Where we want to go: AI-enabled frame building by respondents

AI is now capable of doing most of that work. Large language models can read and cluster qualitative responses at a speed and consistency that no analyst team can match. AI can identify emerging themes, propose closed-ended option language and flag when the attribute set appears to have stabilized, all without a researcher having to open a single spreadsheet.

What this makes possible, for the first time, is a survey that builds its own framework as it runs. Not in discrete cohorts managed by a research team, but continuously, each respondent’s open-ended input feeding into the structured choices presented to the next. The instrument learns in real time. The frame is built by respondents, not assumed by researchers, and the entire process happens at the speed a quantitative study is expected to run.

The human researcher does not disappear from this process. Oversight and quality control both matter.

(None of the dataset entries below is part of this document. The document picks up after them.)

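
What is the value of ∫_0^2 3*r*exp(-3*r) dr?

(-7 + exp(6))*exp(-6)/3

Integrate by parts once (u = r, dv = 3*exp(-3*r) dr).
An antiderivative is F(r) = (-3*r - 1)*exp(-3*r)/3.
Then F(2) - F(0) = (-7*exp(-6)/3) - (-1/3) = (-7 + exp(6))*exp(-6)/3.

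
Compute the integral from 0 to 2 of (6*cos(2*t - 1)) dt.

3*sin(3) + 3*sin(1)

Let u = 2*t - 1, so du = 2 dt. When t = 0, u = -1; when t = 2, u = 3.
The integral becomes 3·∫ cos(u) du from -1 to 3, with antiderivative 3*sin(u).
Back in t: F(t) = 3*sin(2*t - 1).
Then F(2) - F(0) = (3*sin(3)) - (-3*sin(1)) = 3*sin(3) + 3*sin(1).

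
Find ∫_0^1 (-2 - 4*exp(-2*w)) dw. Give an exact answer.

-4 + 2*exp(-2)

An antiderivative is F(w) = -2*w + 2*exp(-2*w).
Then F(1) - F(0) = (-2 + 2*exp(-2)) - (2) = -4 + 2*exp(-2).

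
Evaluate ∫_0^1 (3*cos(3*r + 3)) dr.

sin(6) - sin(3)

Let u = 3*r + 3, so du = 3 dr. When r = 0, u = 3; when r = 1, u = 6.
The integral becomes ∫ cos(u) du from 3 to 6, with antiderivative sin(u).
Back in r: F(r) = sin(3*r + 3).
Then F(1) - F(0) = (sin(6)) - (sin(3)) = sin(6) - sin(3).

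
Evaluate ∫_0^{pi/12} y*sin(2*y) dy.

-sqrt(3)*pi/48 + 1/8

Integrate by parts once (u = y, dv = sin(2*y) dy).
An antiderivative is F(y) = -y*cos(2*y)/2 + sin(2*y)/4.
Then F(pi/12) - F(0) = (-sqrt(3)*pi/48 + 1/8) - (0) = -sqrt(3)*pi/48 + 1/8.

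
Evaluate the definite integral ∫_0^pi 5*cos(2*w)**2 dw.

5*pi/2

Use the identity cos^2(2*w) = (1 + cos(4*w))/2.
An antiderivative is F(w) = 5*w/2 + 5*sin(4*w)/8.
Then F(pi) - F(0) = (5*pi/2) - (0) = 5*pi/2.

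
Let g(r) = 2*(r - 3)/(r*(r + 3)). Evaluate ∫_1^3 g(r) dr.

log(9/16)

Factor the denominator: r**2 + 3*r = (r + 3)r.
Partial fractions: 2*(r - 3)/(r*(r + 3)) = 4/(r + 3) - 2/r.
An antiderivative is F(r) = -2*log(r) + 4*log(r + 3).
Then F(3) - F(1) = (2*log(3) + 4*log(2)) - (8*log(2)) = log(9/16).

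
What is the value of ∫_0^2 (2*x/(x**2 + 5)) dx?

Let u = x**2 + 5, so du = 2*x dx. When x = 0, u = 5; when x = 2, u = 9.
The integral becomes ∫ 1/u du from 5 to 9, with antiderivative log(u).
Back in x: F(x) = log(x**2 + 5).
Then F(2) - F(0) = (log(9)) - (log(5)) = log(9/5).

log(9/5)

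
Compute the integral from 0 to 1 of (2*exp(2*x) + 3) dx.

2 + exp(2)

An antiderivative is F(x) = exp(2*x) + 3*x.
Then F(1) - F(0) = (3 + exp(2)) - (1) = 2 + exp(2).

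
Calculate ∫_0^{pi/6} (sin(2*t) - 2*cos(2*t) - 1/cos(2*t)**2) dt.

1/4 - sqrt(3)

An antiderivative is F(t) = -sin(2*t) - cos(2*t)/2 - tan(2*t)/2.
Then F(pi/6) - F(0) = (-sqrt(3) - 1/4) - (-1/2) = 1/4 - sqrt(3).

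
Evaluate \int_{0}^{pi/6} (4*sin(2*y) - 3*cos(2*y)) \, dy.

1 - 3*sqrt(3)/4

An antiderivative is F(y) = -3*sin(2*y)/2 - 2*cos(2*y).
Then F(pi/6) - F(0) = (-3*sqrt(3)/4 - 1) - (-2) = 1 - 3*sqrt(3)/4.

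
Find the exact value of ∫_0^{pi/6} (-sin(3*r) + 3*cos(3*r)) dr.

2/3

An antiderivative is F(r) = sin(3*r) + cos(3*r)/3.
Then F(pi/6) - F(0) = (1) - (1/3) = 2/3.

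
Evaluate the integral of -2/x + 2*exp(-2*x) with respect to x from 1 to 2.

-2*log(2) - exp(-4) + exp(-2)

An antiderivative is F(x) = -2*log(x) - exp(-2*x).
Then F(2) - F(1) = (-2*log(2) - exp(-4)) - (-exp(-2)) = -2*log(2) - exp(-4) + exp(-2).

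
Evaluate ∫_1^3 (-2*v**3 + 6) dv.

By the power rule, an antiderivative is F(v) = -v**4/2 + 6*v.
Then F(3) - F(1) = (-45/2) - (11/2) = -28.

-28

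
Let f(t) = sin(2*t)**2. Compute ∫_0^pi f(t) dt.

pi/2

Use the identity sin^2(2*t) = (1 - cos(4*t))/2.
An antiderivative is F(t) = t/2 - sin(4*t)/8.
Then F(pi) - F(0) = (pi/2) - (0) = pi/2.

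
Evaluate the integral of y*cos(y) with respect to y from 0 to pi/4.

Integrate by parts once (u = y, dv = cos(y) dy).
An antiderivative is F(y) = y*sin(y) + cos(y).
Then F(pi/4) - F(0) = (sqrt(2)*(pi + 4)/8) - (1) = -1 + sqrt(2)*pi/8 + sqrt(2)/2.

-1 + sqrt(2)*pi/8 + sqrt(2)/2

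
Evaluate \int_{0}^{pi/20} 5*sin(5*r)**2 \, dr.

-1/4 + pi/8

Use the identity sin^2(5*r) = (1 - cos(10*r))/2.
An antiderivative is F(r) = 5*r/2 - sin(10*r)/4.
Then F(pi/20) - F(0) = (-1/4 + pi/8) - (0) = -1/4 + pi/8.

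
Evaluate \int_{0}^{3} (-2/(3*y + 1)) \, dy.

An antiderivative is F(y) = -2*log(3*y + 1)/3.
Then F(3) - F(0) = (-2*log(10)/3) - (0) = -2*log(10)/3.

-2*log(10)/3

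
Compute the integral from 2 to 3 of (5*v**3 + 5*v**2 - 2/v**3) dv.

1015/9

By the power rule, an antiderivative is F(v) = 5*v**4/4 + 5*v**3/3 + v**(-2).
Then F(3) - F(2) = (5269/36) - (403/12) = 1015/9.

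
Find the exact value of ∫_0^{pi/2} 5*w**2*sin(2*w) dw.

-5/2 + 5*pi**2/8

Integrate by parts twice (u = w^2, dv = 5*sin(2*w) dw).
An antiderivative is F(w) = -5*w**2*cos(2*w)/2 + 5*w*sin(2*w)/2 + 5*cos(2*w)/4.
Then F(pi/2) - F(0) = (-5/4 + 5*pi**2/8) - (5/4) = -5/2 + 5*pi**2/8.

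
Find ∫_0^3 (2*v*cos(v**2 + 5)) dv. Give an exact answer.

-sin(5) + sin(14)

Let u = v**2 + 5, so du = 2*v dv. When v = 0, u = 5; when v = 3, u = 14.
The integral becomes ∫ cos(u) du from 5 to 14, with antiderivative sin(u).
Back in v: F(v) = sin(v**2 + 5).
Then F(3) - F(0) = (sin(14)) - (sin(5)) = -sin(5) + sin(14).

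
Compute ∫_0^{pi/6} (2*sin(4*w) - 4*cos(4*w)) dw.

3/4 - sqrt(3)/2

An antiderivative is F(w) = -sin(4*w) - cos(4*w)/2.
Then F(pi/6) - F(0) = (1/4 - sqrt(3)/2) - (-1/2) = 3/4 - sqrt(3)/2.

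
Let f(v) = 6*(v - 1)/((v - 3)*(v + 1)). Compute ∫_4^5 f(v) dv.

-3*log(5) + 3*log(3) + 6*log(2)

Factor the denominator: v**2 - 2*v - 3 = (v + 1)(v - 3).
Partial fractions: 6*(v - 1)/((v - 3)*(v + 1)) = 3/(v + 1) + 3/(v - 3).
An antiderivative is F(v) = 3*log(v - 3) + 3*log(v + 1).
Then F(5) - F(4) = (3*log(3) + 6*log(2)) - (3*log(5)) = -3*log(5) + 3*log(3) + 6*log(2).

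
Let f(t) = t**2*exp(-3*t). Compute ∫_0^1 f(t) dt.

2/27 - 17*exp(-3)/27

Integrate by parts twice (u = t^2, dv = exp(-3*t) dt).
An antiderivative is F(t) = (-9*t**2 - 6*t - 2)*exp(-3*t)/27.
Then F(1) - F(0) = (-17*exp(-3)/27) - (-2/27) = 2/27 - 17*exp(-3)/27.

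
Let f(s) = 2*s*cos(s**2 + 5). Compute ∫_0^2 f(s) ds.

sin(9) - sin(5)

Let u = s**2 + 5, so du = 2*s ds. When s = 0, u = 5; when s = 2, u = 9.
The integral becomes ∫ cos(u) du from 5 to 9, with antiderivative sin(u).
Back in s: F(s) = sin(s**2 + 5).
Then F(2) - F(0) = (sin(9)) - (sin(5)) = sin(9) - sin(5).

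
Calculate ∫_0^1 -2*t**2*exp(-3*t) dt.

-4/27 + 34*exp(-3)/27

Integrate by parts twice (u = t^2, dv = -2*exp(-3*t) dt).
An antiderivative is F(t) = (18*t**2 + 12*t + 4)*exp(-3*t)/27.
Then F(1) - F(0) = (34*exp(-3)/27) - (4/27) = -4/27 + 34*exp(-3)/27.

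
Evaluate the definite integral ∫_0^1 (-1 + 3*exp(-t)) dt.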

Decisions about when a theme is coherent enough to become a structured option, or whether an AI-generated option introduces its own bias, require judgment that should not be fully automated. But the ratio of researcher effort to research quality shifts dramatically. The manual work that currently makes adaptive design expensive and slow becomes, largely, a review task.

“Sample quality is foundational to any research. This raises the stakes further. When respondent input shapes the instrument in real time, cleaning data on the back end is too late. It will have already built a misleading frame. The output is only as good as the input.” - Karine Pepin, Co-Founder, The Research Heads

Taking frame bias seriously

The fully automated adaptive workflow is something researchers are actively developing, and the quality controls needed to run it with confidence at scale are still being refined. This article is an argument for why the industry should be taking this problem more seriously than it currently does.

When you recruit a domain expert and invest in accessing someone who knows their category in a way no generalist researcher can replicate, the least you can do is ask them questions that are open enough to receive what they actually know. Handing them a researcher-built list is not the best use of that access. It has just, until recently, been the only option.